Heh, there is a project to compiling Delphi and standard VCLK into JavaScript.
It would be a good joke to make “native mobile support” like HTML5+JS cross-compiler 🙂
There is a reason they didn’t tell anything before and they hinted at that when XE3 release was imminent. It is clear that XE3 is another interim release with too little to be appealing, thereby they couldn’t “kill it” from a marketing perspective early (especially as long as they hope to sell enough SA). Not they’re using the “roadmap” trying to sell you not the actual product, but the upcoming beta – again.
Here you see the astronomical distance between MS and Embarcadero, the former publishing public betas, the latter requiring you to buy an upgrade that could be useless to you just to access the beta of a product you could be interested in and you should spend time to test and report issues about to improve its quality. What’s next? Paypal button to report bugs in QC?

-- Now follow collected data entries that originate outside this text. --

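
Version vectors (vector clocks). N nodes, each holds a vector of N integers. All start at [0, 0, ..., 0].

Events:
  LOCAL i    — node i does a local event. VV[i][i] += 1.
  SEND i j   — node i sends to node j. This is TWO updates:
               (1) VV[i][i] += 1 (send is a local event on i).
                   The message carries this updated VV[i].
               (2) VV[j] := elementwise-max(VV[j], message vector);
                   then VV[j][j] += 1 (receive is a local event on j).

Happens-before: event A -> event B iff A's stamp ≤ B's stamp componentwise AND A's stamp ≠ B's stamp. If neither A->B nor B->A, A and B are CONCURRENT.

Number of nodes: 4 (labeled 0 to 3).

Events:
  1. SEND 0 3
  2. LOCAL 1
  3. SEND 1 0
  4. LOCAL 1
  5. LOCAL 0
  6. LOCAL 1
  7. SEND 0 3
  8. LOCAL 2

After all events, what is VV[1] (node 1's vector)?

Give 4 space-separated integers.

Initial: VV[0]=[0, 0, 0, 0]
Initial: VV[1]=[0, 0, 0, 0]
Initial: VV[2]=[0, 0, 0, 0]
Initial: VV[3]=[0, 0, 0, 0]
Event 1: SEND 0->3: VV[0][0]++ -> VV[0]=[1, 0, 0, 0], msg_vec=[1, 0, 0, 0]; VV[3]=max(VV[3],msg_vec) then VV[3][3]++ -> VV[3]=[1, 0, 0, 1]
Event 2: LOCAL 1: VV[1][1]++ -> VV[1]=[0, 1, 0, 0]
Event 3: SEND 1->0: VV[1][1]++ -> VV[1]=[0, 2, 0, 0], msg_vec=[0, 2, 0, 0]; VV[0]=max(VV[0],msg_vec) then VV[0][0]++ -> VV[0]=[2, 2, 0, 0]
Event 4: LOCAL 1: VV[1][1]++ -> VV[1]=[0, 3, 0, 0]
Event 5: LOCAL 0: VV[0][0]++ -> VV[0]=[3, 2, 0, 0]
Event 6: LOCAL 1: VV[1][1]++ -> VV[1]=[0, 4, 0, 0]
Event 7: SEND 0->3: VV[0][0]++ -> VV[0]=[4, 2, 0, 0], msg_vec=[4, 2, 0, 0]; VV[3]=max(VV[3],msg_vec) then VV[3][3]++ -> VV[3]=[4, 2, 0, 2]
Event 8: LOCAL 2: VV[2][2]++ -> VV[2]=[0, 0, 1, 0]
Final vectors: VV[0]=[4, 2, 0, 0]; VV[1]=[0, 4, 0, 0]; VV[2]=[0, 0, 1, 0]; VV[3]=[4, 2, 0, 2]

Answer: 0 4 0 0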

“…first and only native development solution for both iOS and Android”
This claim is bullshit.
RunRev has already released such a development solution that gives native binaries for both iOS and Android.
To be fair, LiveCode (the RunRev product) looks like a good, old-fashioned cross-platform 4GL similar to Omnis, back in the day. It doesn’t product a native executable in the way that Mobile Studio allegedly will. Rather it produces apps for a runtime framework that can be themed for a native look on each supported platform (i.e. the same way that a FMX app can) and has way of packaging an app within it’s own self-contained runtime engine.